From drug addict to multi-millionaire: 10 business lessons from Jimmy Choo founder Tamara Mellon

From drug addict to multi-millionaire: 10 business lessons from Jimmy Choo founder Tamara Mellon

Tamara Mellon was just out of rehab when she launched fashion brand Jimmy Choo.

She went from being a “functioning addict” to running a global brand, going through three private-equity deals, surviving a hostile takeover and finally helping sell Jimmy Choo for £525 million ($A767m).

Mellon tells all in her book, In My Shoes, and sets out 10 lessons for entrepreneurs:

1. Have a business plan but be prepared to be flexible

While recovering from a stint in rehab Mellon came up with the idea of producing a line of shoes with Jimmy Choo, a renowned couture cobbler who had designed shoes for Princess Diana among others.

Her business plan was simple although lacking in detail.

“Jimmy would design a line of exquisite shoes, and I would find a factory to make them and manage the sales and marketing,” she says.

“We would open stores and start a wholesale line to be carried in high-end stores all over the world, and we both would become incredibly rich.”

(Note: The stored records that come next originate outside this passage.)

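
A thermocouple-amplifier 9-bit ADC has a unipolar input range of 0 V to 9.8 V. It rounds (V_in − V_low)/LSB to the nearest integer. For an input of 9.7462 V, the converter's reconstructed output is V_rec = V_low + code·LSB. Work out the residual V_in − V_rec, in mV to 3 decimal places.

3.622 mV

Step size: 9.8 V ÷ 2^9 = 19.141 mV.
(9.7462 − 0)/0.0191406 = 509.1892; round gives code 509.
Reconstructed: 9.7425781 V.
Difference: 0.00362188 V → 3.622 mV.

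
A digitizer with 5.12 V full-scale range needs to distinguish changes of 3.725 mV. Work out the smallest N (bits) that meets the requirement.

11 bits

Number of steps required ≥ 5.12 V / 3.725 mV = 1374.50.
Need 2^N ≥ 1374.50; 2^10 = 1024, 2^11 = 2048.
Minimum N = 11.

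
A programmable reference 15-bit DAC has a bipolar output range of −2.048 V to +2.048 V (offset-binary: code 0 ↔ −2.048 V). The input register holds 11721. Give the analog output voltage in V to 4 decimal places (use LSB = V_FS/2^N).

LSB = 4.096 V / 2^15 = 125.00 µV.
V_out = (−2.048) + 11721 × 0.000125 V = -0.582875 V.

-0.5829 V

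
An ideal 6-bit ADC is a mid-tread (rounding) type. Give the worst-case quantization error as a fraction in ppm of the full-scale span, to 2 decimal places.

Rounding → worst-case error = ½ LSB = V_FS/2^7, so 1e+06/128 = 7812.5 ppm of full scale.

7812.50 ppm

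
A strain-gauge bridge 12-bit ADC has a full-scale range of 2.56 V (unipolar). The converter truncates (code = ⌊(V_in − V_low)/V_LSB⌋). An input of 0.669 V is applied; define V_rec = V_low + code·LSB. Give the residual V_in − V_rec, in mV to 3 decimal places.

0.250 mV

Step size: 2.56 V ÷ 2^12 = 0.625 mV.
(0.669 − 0)/0.000625 = 1070.4000; ⌊·⌋ gives code 1070.
Reconstructed: 0.66875 V.
Difference: 0.00025 V → 0.250 mV.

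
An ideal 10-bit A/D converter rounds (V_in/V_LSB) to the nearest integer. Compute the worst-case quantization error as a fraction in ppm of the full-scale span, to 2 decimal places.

Rounding → worst-case error = ½ LSB = V_FS/2^11, so 1e+06/2048 = 488.281 ppm of full scale.

488.28 ppm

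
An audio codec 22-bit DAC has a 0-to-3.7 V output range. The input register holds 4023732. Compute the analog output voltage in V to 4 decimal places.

LSB = 3.7 V / 2^22 = 0.88 µV.
V_out = 0 + 4023732 × 8.82149e-07 V = 3.54953 V.

3.5495 V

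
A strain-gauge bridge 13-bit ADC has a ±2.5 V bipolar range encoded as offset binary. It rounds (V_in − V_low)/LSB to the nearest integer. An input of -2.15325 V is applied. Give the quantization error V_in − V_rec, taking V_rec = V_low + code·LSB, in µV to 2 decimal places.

70.31 µV

LSB = 5/2^13 = 0.610 mV.
(V_in − V_low)/LSB = (-2.15325 − (−2.5))/0.000610352 = 568.1152 → code 568 (round).
Code 568 maps back to (−2.5) + 568×0.000610352 V = -2.1533203 V.
Error = -2.15325 − (−2.1533203) = 7.03125e-05 V = 70.31 µV.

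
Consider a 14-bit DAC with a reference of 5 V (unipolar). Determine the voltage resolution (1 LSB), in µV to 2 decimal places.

305.18 µV

Full-scale span = 5 V.
LSB = 5 / 2^14 = 5 / 16384 = 0.000305176 V = 305.18 µV.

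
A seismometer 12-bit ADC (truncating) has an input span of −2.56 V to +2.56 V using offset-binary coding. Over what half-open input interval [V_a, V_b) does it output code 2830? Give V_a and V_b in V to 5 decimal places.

[0.97750 V, 0.97875 V)

LSB = 5.12/2^12 = 1.250 mV.
V_a = V_low + 2830·LSB = 0.9775 V; V_b = V_low + 2831·LSB = 0.97875 V.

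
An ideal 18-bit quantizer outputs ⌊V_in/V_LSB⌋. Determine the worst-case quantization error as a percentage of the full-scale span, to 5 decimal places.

Truncating → worst-case error = 1 LSB = V_FS/2^18, so 100/262144 = 0.00038147 % of full scale.

0.00038 %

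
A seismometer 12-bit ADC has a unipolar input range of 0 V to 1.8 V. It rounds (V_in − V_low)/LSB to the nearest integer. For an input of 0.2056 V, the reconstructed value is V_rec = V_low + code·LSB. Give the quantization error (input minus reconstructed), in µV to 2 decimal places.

-64.06 µV

Step size: 1.8 V ÷ 2^12 = 439.45 µV.
Scaled input = 467.8542 LSBs, so code = 468.
V_rec = 0 + 468·0.000439453 = 0.20566406 V.
Error = 0.2056 − 0.20566406 = -6.40625e-05 V = -64.06 µV.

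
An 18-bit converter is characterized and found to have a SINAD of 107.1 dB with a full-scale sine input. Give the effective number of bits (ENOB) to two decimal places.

17.50 bits

ENOB = (SINAD − 1.76) / 6.02 = (107.1 − 1.76)/6.02 = 17.498.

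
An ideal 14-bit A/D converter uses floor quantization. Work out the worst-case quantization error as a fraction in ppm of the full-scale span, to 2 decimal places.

Truncating → worst-case error = 1 LSB = V_FS/2^14, so 1e+06/16384 = 61.0352 ppm of full scale.

61.04 ppm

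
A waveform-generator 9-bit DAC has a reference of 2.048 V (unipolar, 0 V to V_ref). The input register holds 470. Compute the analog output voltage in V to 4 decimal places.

1.8800 V

LSB = 2.048 V / 2^9 = 4.000 mV.
V_out = 0 + 470 × 0.004 V = 1.88 V.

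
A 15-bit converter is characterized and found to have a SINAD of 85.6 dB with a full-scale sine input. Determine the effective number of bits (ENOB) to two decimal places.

ENOB = (SINAD − 1.76) / 6.02 = (85.6 − 1.76)/6.02 = 13.927.

13.93 bits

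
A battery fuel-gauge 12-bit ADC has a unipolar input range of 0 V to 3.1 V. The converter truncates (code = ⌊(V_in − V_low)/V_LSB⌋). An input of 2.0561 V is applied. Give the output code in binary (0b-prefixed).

code 0b101010011100 (decimal 2716)

LSB = 3.1 V / 4096 = 0.757 mV.
Input sits at 2716.705 steps above V_low.
⌊·⌋(2716.705) = 2716.
In binary (0b-prefixed): 0b101010011100.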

Things didn’t exactly go according to plan, but Mellon did achieve her dream of Jimmy Choo being carried in top stores around the world. 

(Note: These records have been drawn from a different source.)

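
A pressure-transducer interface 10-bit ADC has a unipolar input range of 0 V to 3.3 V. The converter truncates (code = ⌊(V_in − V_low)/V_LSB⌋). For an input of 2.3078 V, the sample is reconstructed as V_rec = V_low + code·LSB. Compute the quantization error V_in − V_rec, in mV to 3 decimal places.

0.378 mV

LSB = 3.3/2^10 = 3.223 mV.
Scaled input = 716.1173 LSBs, so code = 716.
Code 716 maps back to 0 + 716×0.00322266 V = 2.3074219 V.
Error = 2.3078 − 2.3074219 = 0.000378125 V = 0.378 mV.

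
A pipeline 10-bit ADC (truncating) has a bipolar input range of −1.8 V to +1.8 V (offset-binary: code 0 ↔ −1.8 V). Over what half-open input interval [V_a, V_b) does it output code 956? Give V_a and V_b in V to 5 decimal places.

LSB = 3.6/2^10 = 3.516 mV.
V_a = V_low + 956·LSB = 1.56094 V; V_b = V_low + 957·LSB = 1.56445 V.

[1.56094 V, 1.56445 V)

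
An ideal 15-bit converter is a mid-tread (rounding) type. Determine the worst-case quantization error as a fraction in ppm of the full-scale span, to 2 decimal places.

Rounding → worst-case error = ½ LSB = V_FS/2^16, so 1e+06/65536 = 15.2588 ppm of full scale.

15.26 ppm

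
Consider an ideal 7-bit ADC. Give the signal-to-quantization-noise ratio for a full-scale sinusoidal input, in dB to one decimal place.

43.9 dB

SNR ≈ 6.02·N + 1.76 dB = 6.02·7 + 1.76 = 43.90 dB.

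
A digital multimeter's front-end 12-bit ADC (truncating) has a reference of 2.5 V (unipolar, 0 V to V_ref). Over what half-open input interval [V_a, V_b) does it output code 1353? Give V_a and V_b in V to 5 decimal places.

[0.82581 V, 0.82642 V)

LSB = 2.5/2^12 = 0.610 mV.
V_a = V_low + 1353·LSB = 0.825806 V; V_b = V_low + 1354·LSB = 0.826416 V.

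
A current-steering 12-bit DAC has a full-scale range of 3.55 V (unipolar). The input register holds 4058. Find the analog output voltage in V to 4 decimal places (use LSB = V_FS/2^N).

3.5171 V

LSB = 3.55 V / 2^12 = 0.867 mV.
V_out = 0 + 4058 × 0.000866699 V = 3.51707 V.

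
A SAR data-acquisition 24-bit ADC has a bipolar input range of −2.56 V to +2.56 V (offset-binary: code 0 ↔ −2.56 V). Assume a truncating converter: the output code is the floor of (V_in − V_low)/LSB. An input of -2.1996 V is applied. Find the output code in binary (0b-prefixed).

Full-scale span = 5.12 V; LSB = 5.12/2^24 = 0.31 µV.
(-2.1996 − (−2.56)) / 3.05176e-07 = 1180958.720 LSBs.
So the output code is 1180958.
In binary (0b-prefixed): 0b100100000010100011110.

code 0b100100000010100011110 (decimal 1180958)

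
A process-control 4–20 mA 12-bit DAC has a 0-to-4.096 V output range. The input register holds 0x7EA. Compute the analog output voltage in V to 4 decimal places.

2.0260 V

LSB = 4.096 V / 2^12 = 1.000 mV.
Code 0x7EA = 2026 decimal.
V_out = 0 + 2026 × 0.001 V = 2.026 V.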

2. Be careful who you go into business with

Mellon chose Choo to found a business with because of his top reputation as a shoemaker and says “anyone who’d ever shopped in London knew about Jimmy Choo”.

The deal struck was that Choo would design the collection and retain his couture business.

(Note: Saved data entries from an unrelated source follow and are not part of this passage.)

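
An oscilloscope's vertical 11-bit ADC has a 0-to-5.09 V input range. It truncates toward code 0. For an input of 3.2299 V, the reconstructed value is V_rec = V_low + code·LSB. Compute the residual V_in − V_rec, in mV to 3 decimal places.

Step size: 5.09 V ÷ 2^11 = 2.485 mV.
(V_in − V_low)/LSB = (3.2299 − 0)/0.00248535 = 1299.5747 → code 1299 (floor).
Reconstructed: 3.2284717 V.
Error = 3.2299 − 3.2284717 = 0.00142832 V = 1.428 mV.

1.428 mV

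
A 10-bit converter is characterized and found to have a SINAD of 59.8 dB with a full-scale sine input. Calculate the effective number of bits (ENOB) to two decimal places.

ENOB = (SINAD − 1.76) / 6.02 = (59.8 − 1.76)/6.02 = 9.641.

9.64 bits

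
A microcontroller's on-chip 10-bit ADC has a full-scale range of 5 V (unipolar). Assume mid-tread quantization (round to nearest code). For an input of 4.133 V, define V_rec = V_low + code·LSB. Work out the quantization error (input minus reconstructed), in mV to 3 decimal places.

2.141 mV

LSB = 5/2^10 = 4.883 mV.
(4.133 − 0)/0.00488281 = 846.4384; round gives code 846.
V_rec = 0 + 846·0.00488281 = 4.1308594 V.
Error = 4.133 − 4.1308594 = 0.00214063 V = 2.141 mV.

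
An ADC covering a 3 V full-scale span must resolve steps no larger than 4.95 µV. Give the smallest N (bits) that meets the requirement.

20 bits

Number of steps required ≥ 3 V / 4.95 µV = 606060.61.
Need 2^N ≥ 606060.61; 2^19 = 524288, 2^20 = 1048576.
Minimum N = 20.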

Mellon and her father provided the start-up money, management and business expertise, with each party, Mellon and her father being one and Jimmy the other, owning a 50% stake.

But despite his reputation, Mellon claims Choo was not the creative genius she had hoped and she was forced to drive most of the design process.

“It dawned on me that Jimmy was a cobbler, and he really had no interest in becoming a designer,” Mellon says.

“I had set up with a ‘creative head’ who, in fact, had no creativity.”